Judy Garland and Mickey Rooney in Strike up the Band 
Rooney appeared in much else besides, often opposite the equally youthful Judy Garland. In such films as Thoroughbreds Don’t Cry (1937); Babes in Arms (1939); Strike Up the Band (1940); Babes on Broadway (1942); and several of the Andy Hardy series, they became the most popular team in movies. He also played a juvenile delinquent opposite Spencer Tracy’s priest in Boys’ Town (1938), and its 1941 sequel Men of Boys’ Town and took the title role in The Adventures of Huckleberry Finn (1939).
The success of these films and especially of the Andy Hardy pictures was good for Rooney’s image but bad for his ego. Increasingly bumptious and swollen-headed, he was the only actor on record to have come to blows with MGM’s feared studio boss Louis B Mayer. Rooney wanted the rights to do the Andy Hardy series on radio as well and lost his temper when Mayer said no. Rooney got a hike in salary out of the fracas, but Andy Hardy was never broadcast.
During the war, Rooney served in the Jeep Theatre, entertaining more than two millin troops, but was unable to recover his popularity in peacetime. Summer Holiday (1948), a musical version of Ah Wilderness!, proved a dismal failure, while nobody had anything good to say of Words and Music (also 1948), in which he played lyricist Lorenz Hart to Tom Drake’s Richard Rodgers. What attracted particular criticism was that the script ignored Hart’s homosexuality, portraying him as a red-blooded American male.
Judy Garland and Mickey Rooney in Babes in Arms
Rooney’s subsequent film career was mostly a catalogue of further disappointments. Especially regrettable was his bucktoothed Japanese photographer in Breakfast at Tiffany’s (1961) and his contribution to Stanley Kramer’s leaden comedy It’s a Mad, Mad, Mad, Mad World (1963).
Against these and many equally as bad, can be set only occasional high points, such as Baby Face Nelson (1957), in which he was cast against type as a Tommy gun-wielding gangster; Pulp (1972), again as a gangster, this time inviting Michael Caine to write his memoirs, and The Black Stallion (1979), for which he received an Academy Award nomination (but did not win) in his supporting role as a horse trainer.
In 1983 he was presented with a second Oscar honouring his lifetime’s work. By the end of his career he had appeared in several hundred films.
He enjoyed a big stage hit in 1979 with a nostalgic tribute to vaudeville called Sugar Babies opposite the dancer Ann Miller. It ran for five years on and off Broadway but failed to translate successfully to London.
In 2003 Rooney and his eighth wife Jan Chamberlin began an association with Rainbow Puppet Productions, providing voices for some of the company’s films. Four years later, in 2007, Rooney made a debut in British pantomime as Baron Hardup in Cinderella at the Sunderland Empire, a role he reprised in the subsequent two years at Bristol and Milton Keynes.

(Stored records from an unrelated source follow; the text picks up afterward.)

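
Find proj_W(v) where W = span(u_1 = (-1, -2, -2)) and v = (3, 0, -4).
proj_W(v) = (-5/9, -10/9, -10/9)

Set up U = [u_1 | ... | u_1] ∈ R^(3×1). The projector onto W = col(U) is P = U (U^T U)^(-1) U^T.
Compute U^T U =
  [9],
and U^T v = (5).
Solve U^T U · c = U^T v for the coefficients: c = (5/9). The projection is proj_W(v) = U c.
Check: (v - proj_W(v)) · u_1 = 0  (should be 0).
Result: proj_W(v) = (-5/9, -10/9, -10/9).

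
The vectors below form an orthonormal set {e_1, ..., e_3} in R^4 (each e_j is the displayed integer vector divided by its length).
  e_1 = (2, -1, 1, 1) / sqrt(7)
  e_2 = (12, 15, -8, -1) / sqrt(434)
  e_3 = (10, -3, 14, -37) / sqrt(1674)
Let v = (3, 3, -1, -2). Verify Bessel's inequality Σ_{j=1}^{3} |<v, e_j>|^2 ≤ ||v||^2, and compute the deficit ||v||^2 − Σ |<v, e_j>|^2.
Σ |<v, e_j>|^2 = 23; ||v||^2 = 23; deficit = 0

Write each e_j = u_j / sqrt(<u_j, u_j>) where u_j is the displayed integer vector. Then <v, e_j> = <v, u_j> / sqrt(<u_j, u_j>), so |<v, e_j>|^2 = <v, u_j>^2 / <u_j, u_j>.
Coefficients: <v, e_1> = 0/sqrt(7), <v, e_2> = 91/sqrt(434), <v, e_3> = 81/sqrt(1674).
Square and sum: Σ |<v, e_j>|^2 = 23.
Compute ||v||^2 = v·v = 23.
Deficit = 23 − 23 = 0 ≥ 0, confirming Bessel's inequality. (The deficit equals ||v − Σ <v,e_j> e_j||^2, the squared distance from v to span{e_j}.)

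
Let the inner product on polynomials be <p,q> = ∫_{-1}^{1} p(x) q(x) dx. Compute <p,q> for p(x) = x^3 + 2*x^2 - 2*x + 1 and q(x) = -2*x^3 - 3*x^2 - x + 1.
<p,q> = 94/105

Expand the product: p(x)·q(x) = -2*x^6 - 7*x^5 - 3*x^4 + 3*x^3 + x^2 - 3*x + 1.
∫_{-1}^{1} of each monomial x^k gives [2/(k+1) if k even, 0 if k odd]. Integrating term-by-term (or equivalently evaluating the antiderivative F(x) = -2*x^7/7 - 7*x^6/6 - 3*x^5/5 + 3*x^4/4 + x^3/3 - 3*x^2/2 + x at the endpoints):
  F(1) − F(−1) = -617/420 − (-331/140) = 94/105.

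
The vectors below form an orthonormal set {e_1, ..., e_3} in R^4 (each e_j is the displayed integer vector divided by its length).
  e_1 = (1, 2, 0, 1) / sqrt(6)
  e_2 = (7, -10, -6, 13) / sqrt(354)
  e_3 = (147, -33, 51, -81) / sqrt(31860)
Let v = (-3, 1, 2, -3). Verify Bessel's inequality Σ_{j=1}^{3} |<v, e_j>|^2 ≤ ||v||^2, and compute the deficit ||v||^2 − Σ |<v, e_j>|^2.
Σ |<v, e_j>|^2 = 1331/60; ||v||^2 = 23; deficit = 49/60

Write each e_j = u_j / sqrt(<u_j, u_j>) where u_j is the displayed integer vector. Then <v, e_j> = <v, u_j> / sqrt(<u_j, u_j>), so |<v, e_j>|^2 = <v, u_j>^2 / <u_j, u_j>.
Coefficients: <v, e_1> = -4/sqrt(6), <v, e_2> = -82/sqrt(354), <v, e_3> = -129/sqrt(31860).
Square and sum: Σ |<v, e_j>|^2 = 1331/60.
Compute ||v||^2 = v·v = 23.
Deficit = 23 − 1331/60 = 49/60 ≥ 0, confirming Bessel's inequality. (The deficit equals ||v − Σ <v,e_j> e_j||^2, the squared distance from v to span{e_j}.)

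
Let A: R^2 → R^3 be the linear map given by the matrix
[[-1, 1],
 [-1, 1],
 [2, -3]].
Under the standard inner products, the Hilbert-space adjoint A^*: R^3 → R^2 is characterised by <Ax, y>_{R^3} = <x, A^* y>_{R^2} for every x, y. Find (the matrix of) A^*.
A^* = A^T =
[[-1, -1, 2],
 [1, 1, -3]]

For real matrices with standard dot products, the defining identity <Ax, y> = <x, A^* y> gives (Ax)^T y = x^T (A^*) y, i.e. x^T A^T y = x^T (A^*) y. Since this holds for all x, y, we must have A^* = A^T. Therefore
A^* =
[[-1, -1, 2],
 [1, 1, -3]].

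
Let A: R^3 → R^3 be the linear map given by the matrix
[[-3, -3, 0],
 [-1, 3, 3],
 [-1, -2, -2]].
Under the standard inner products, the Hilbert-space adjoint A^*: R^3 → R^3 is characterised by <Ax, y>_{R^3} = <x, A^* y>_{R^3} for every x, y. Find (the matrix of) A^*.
A^* = A^T =
[[-3, -1, -1],
 [-3, 3, -2],
 [0, 3, -2]]

For real matrices with standard dot products, the defining identity <Ax, y> = <x, A^* y> gives (Ax)^T y = x^T (A^*) y, i.e. x^T A^T y = x^T (A^*) y. Since this holds for all x, y, we must have A^* = A^T. Therefore
A^* =
[[-3, -1, -1],
 [-3, 3, -2],
 [0, 3, -2]].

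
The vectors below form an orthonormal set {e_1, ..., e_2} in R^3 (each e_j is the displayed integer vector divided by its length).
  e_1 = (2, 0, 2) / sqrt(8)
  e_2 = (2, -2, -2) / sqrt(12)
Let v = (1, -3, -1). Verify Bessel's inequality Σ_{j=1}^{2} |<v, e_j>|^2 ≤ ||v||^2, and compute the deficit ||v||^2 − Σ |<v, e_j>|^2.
Σ |<v, e_j>|^2 = 25/3; ||v||^2 = 11; deficit = 8/3

Write each e_j = u_j / sqrt(<u_j, u_j>) where u_j is the displayed integer vector. Then <v, e_j> = <v, u_j> / sqrt(<u_j, u_j>), so |<v, e_j>|^2 = <v, u_j>^2 / <u_j, u_j>.
Coefficients: <v, e_1> = 0/sqrt(8), <v, e_2> = 10/sqrt(12).
Square and sum: Σ |<v, e_j>|^2 = 25/3.
Compute ||v||^2 = v·v = 11.
Deficit = 11 − 25/3 = 8/3 ≥ 0, confirming Bessel's inequality. (The deficit equals ||v − Σ <v,e_j> e_j||^2, the squared distance from v to span{e_j}.)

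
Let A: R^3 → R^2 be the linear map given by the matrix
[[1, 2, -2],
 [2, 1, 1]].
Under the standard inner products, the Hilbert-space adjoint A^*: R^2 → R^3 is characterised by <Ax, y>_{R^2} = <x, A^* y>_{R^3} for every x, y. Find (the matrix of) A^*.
A^* = A^T =
[[1, 2],
 [2, 1],
 [-2, 1]]

For real matrices with standard dot products, the defining identity <Ax, y> = <x, A^* y> gives (Ax)^T y = x^T (A^*) y, i.e. x^T A^T y = x^T (A^*) y. Since this holds for all x, y, we must have A^* = A^T. Therefore
A^* =
[[1, 2],
 [2, 1],
 [-2, 1]].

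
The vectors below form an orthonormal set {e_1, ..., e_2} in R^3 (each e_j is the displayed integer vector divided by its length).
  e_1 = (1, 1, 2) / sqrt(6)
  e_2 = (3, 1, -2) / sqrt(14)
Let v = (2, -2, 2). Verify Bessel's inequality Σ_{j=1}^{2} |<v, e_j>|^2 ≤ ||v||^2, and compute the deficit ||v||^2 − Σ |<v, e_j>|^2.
Σ |<v, e_j>|^2 = 8/3; ||v||^2 = 12; deficit = 28/3

Write each e_j = u_j / sqrt(<u_j, u_j>) where u_j is the displayed integer vector. Then <v, e_j> = <v, u_j> / sqrt(<u_j, u_j>), so |<v, e_j>|^2 = <v, u_j>^2 / <u_j, u_j>.
Coefficients: <v, e_1> = 4/sqrt(6), <v, e_2> = 0/sqrt(14).
Square and sum: Σ |<v, e_j>|^2 = 8/3.
Compute ||v||^2 = v·v = 12.
Deficit = 12 − 8/3 = 28/3 ≥ 0, confirming Bessel's inequality. (The deficit equals ||v − Σ <v,e_j> e_j||^2, the squared distance from v to span{e_j}.)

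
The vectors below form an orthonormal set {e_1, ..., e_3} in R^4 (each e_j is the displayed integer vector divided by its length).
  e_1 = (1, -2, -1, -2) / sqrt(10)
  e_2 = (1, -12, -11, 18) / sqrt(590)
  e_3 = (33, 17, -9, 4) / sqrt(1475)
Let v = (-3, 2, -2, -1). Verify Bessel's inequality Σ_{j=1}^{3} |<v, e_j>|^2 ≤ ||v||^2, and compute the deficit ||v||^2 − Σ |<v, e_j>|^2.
Σ |<v, e_j>|^2 = 89/25; ||v||^2 = 18; deficit = 361/25

Write each e_j = u_j / sqrt(<u_j, u_j>) where u_j is the displayed integer vector. Then <v, e_j> = <v, u_j> / sqrt(<u_j, u_j>), so |<v, e_j>|^2 = <v, u_j>^2 / <u_j, u_j>.
Coefficients: <v, e_1> = -3/sqrt(10), <v, e_2> = -23/sqrt(590), <v, e_3> = -51/sqrt(1475).
Square and sum: Σ |<v, e_j>|^2 = 89/25.
Compute ||v||^2 = v·v = 18.
Deficit = 18 − 89/25 = 361/25 ≥ 0, confirming Bessel's inequality. (The deficit equals ||v − Σ <v,e_j> e_j||^2, the squared distance from v to span{e_j}.)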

In 2011, as well as his role in The Muppets, he appeared in an episode of Celebrity Ghost Stories, recalling how his dead father had appeared to him one night at a low point in his career telling him not to give up.
Rooney published two volumes of autobiography, of which the second, Life Is Too Short (1992), was conspicuously ungallant about such former movie queens as Norma Shearer and Betty Grable.
Mickey Rooney married, first, Ava Gardner; secondly Betty Jane Rase; thirdly Martha Vickers; fourthly Elaine Mahnken (all the marriages were dissolved). He married, fifthly, Barbara Thomason (who was shot dead by her lover in what may have been a double suicide pact); sixthly Margie Lang; seventhly Carolyn Hockett (both dissolved); and eighthly Jan Chamberlin, who survives him. He had seven children.